As immortals who had lived for countless years, they naturally understood the implication in Shensha’s words. Shen Fuxin immediately shot a cold look at Ji Ting. Ji Ting set down her bowl and said sincerely, “Thank you, but we already fixed the bed last night.”
Shensha kept her head down, not knowing what to say. She planned to sell yesterday’s meat at a discount and began pushing her cart. Ji Ting followed her.
The sun was just beginning to rise, but it would soon become scorching, to the point where sweat in one’s eyes would sting like grit. Seeing Ji Ting following her to the stall, Shensha stopped to advise, “No need to help me. Just stay in the house.”
“I’m not going to help you,” Ji Ting said.
As Shensha hesitated, Ji Ting laughed. “Little Fu and I plan to look around the city to see if we can find some work.”
Shensha was silent for a moment, her brow looking as though a heavy mountain weighed upon it.
“It is not easy for women to find work in Ruo Country,” she whispered. “Many can only do laundry or sewing. Even then, the income is meager and barely enough to live on.”
Shen Fuxin walked up as they listened to Shensha. The small morning city was beginning to come alive. The crowing of roosters, the sound of laundry being beaten, the sounds of children being scolded—these worldly noises were like a tangled mess of thread, trying to trip them up.
Thinking of the woman with several children yesterday, Shen Fuxin frowned. “Why?”
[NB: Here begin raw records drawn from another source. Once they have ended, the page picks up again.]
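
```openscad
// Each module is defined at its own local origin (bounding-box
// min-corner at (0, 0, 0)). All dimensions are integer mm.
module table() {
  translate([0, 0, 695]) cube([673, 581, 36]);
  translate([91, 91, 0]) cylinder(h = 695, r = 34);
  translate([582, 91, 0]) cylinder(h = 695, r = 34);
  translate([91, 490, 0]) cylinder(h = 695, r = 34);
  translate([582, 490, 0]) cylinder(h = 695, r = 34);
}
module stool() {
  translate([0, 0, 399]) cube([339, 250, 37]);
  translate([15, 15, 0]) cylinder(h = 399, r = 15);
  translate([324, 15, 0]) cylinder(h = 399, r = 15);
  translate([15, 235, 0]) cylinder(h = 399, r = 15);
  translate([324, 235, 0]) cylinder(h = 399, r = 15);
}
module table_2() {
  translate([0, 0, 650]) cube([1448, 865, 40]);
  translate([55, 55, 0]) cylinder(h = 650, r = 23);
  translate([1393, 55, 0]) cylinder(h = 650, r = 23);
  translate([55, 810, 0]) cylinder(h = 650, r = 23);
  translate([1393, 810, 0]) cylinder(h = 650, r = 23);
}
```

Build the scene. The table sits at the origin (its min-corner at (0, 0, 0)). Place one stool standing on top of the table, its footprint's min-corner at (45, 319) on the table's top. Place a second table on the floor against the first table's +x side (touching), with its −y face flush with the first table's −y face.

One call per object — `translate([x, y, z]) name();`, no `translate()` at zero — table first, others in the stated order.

table();
translate([45, 319, 731]) stool();
translate([673, 0, 0]) table_2();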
Shensha shook her head. She didn’t know why either. In this backward and impoverished country, she was an anomaly. Shensha hoped to see the eyes of others struggling against their fate, but whenever she looked through the streets, all she saw above the face veils were pairs of submissive eyes that always seemed to hold a trace of fear.
Ji Ting said nothing. She and Shen Fuxin walked with Shensha to the place where she had set up her stall the day before. Seeing her start to skillfully cut meat, Ji Ting tugged at Shen Fuxin’s sleeve and walked with her down the streets where curious glances came from all directions.
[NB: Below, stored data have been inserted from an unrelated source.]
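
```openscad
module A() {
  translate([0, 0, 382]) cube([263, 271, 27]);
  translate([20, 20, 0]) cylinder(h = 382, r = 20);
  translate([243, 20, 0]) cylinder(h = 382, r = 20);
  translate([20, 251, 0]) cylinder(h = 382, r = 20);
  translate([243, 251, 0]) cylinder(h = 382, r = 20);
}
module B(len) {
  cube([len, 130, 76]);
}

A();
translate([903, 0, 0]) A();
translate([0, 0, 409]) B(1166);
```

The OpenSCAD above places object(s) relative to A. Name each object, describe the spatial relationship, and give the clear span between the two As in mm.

Second stool starts at x = 903; first ends at x = 263; clear span = 903 − 263 = 640 mm.

A is a stool. B is a beam. A beam spans the tops of two stools. The clear span between the two stools is 640 mm.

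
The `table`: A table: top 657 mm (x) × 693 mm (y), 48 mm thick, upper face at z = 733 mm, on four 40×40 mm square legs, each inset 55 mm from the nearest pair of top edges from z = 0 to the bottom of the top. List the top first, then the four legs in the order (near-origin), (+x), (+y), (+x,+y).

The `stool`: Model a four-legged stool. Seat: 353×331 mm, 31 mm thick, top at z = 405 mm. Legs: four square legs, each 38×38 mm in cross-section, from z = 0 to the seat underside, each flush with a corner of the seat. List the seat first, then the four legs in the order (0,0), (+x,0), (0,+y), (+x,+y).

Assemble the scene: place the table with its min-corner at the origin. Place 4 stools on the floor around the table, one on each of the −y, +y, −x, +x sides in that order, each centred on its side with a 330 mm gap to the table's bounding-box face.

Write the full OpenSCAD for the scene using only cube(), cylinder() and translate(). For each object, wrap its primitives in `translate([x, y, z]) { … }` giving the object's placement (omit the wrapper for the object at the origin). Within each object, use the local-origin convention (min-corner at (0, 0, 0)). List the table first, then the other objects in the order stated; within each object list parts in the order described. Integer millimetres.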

Perhaps the more bitter a place is, the more people need spiritual sustenance. The houses and shops along the road all displayed clay or porcelain statues of various gods and goddesses, but the most common was the War God with the long sword who relieved suffering.
Shen Fuxin was still dwelling on Shensha’s words. This world felt foreign to her, and once again, she felt it was unfair.
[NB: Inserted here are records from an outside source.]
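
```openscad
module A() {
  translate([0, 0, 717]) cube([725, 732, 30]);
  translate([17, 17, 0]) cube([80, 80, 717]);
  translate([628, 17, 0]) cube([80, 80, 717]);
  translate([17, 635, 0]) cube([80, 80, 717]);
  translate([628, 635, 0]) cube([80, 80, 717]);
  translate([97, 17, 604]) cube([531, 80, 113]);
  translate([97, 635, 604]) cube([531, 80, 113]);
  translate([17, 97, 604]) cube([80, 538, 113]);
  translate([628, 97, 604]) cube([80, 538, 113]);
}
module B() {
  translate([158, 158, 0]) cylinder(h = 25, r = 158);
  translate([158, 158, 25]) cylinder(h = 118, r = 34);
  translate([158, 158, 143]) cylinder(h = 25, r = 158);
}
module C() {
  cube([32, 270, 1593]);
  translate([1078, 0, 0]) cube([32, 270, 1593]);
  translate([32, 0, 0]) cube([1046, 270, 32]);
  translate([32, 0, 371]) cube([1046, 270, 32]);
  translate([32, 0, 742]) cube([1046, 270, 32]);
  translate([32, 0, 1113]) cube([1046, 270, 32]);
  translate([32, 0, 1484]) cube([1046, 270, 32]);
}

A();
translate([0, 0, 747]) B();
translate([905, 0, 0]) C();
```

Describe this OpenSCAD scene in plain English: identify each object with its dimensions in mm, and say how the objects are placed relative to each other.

A is a table with a 725×732 mm rectangular top, 30 mm thick, top surface at z = 747 mm, supported by four 80×80 mm square legs, each inset 17 mm from the nearest pair of top edges, running from the floor. Four apron rails, 80 mm thick and 113 mm tall, run between adjacent legs with their top edges flush with the underside of the top and their outer faces flush with the legs' outer faces.

B is a spool: two coaxial disc flanges of radius 158 mm and thickness 25 mm, joined by a core cylinder of radius 34 mm and height 118 mm. The lower flange rests on z = 0 and the three cylinders share a vertical axis.

C is an open bookshelf. Two side panels, each 32 mm thick, 270 mm deep and 1593 mm tall, stand 1110 mm apart (outside-to-outside). Between them sit 5 shelves, each 32 mm thick and 270 mm deep, spanning the full gap between the sides. The bottom shelf rests on the floor (its underside at z = 0) and the clear gap between one shelf's top and the next shelf's underside is 339 mm.

The spool is on top of the table. The bookshelf is on the floor beside the table on its +x side.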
Ji Ting stood outside an incense and paper money shop, staring at the statue of Jie Fanyin in the shrine.
Shen Fuxin, seeing Ji Ting stop, followed her gaze into the shrine. She said, “At first glance, this porcelain statue looks like you. But looking closely now, the eyes are different.”
Ji Ting wanted to hear Shen Fuxin’s opinion. “What’s the difference?”
Shen Fuxin stared at the statue of Jie Fanyin for a long time, then turned to look at Ji Ting. She said with certainty, “The eyes of this statue are empty. If you look closely, it’s actually a bit terrifying.”
They walked for a while longer. Ji Ting looked at all the shops and finally stopped. She seemed to have discovered something and said to Shen Fuxin, “There are all kinds of gods here, yet your master Goddess Yandan’s statue is rarely seen. She is the Goddess of Medicine. Logically, she should be an auspicious deity for dispelling illness and bringing blessings in the mortal realm. Yet, of the many pharmacies we passed, only one enshrined her.”
Ji Ting paused and continued, “The power in the Divine Realm depends not only on a deity’s personal cultivation but also on the incense in the mortal realm. If the incense is plentiful, the power grows. If no one worships them, the deity’s state will wither away.”
Shen Fuxin found Ji Ting even more mysterious. “How do you know all this?”
“Of course, I know,” Ji Ting smiled. “I told you, I am the Number One Sword Immortal in Heaven and Earth. I’ve only forgotten, not died.”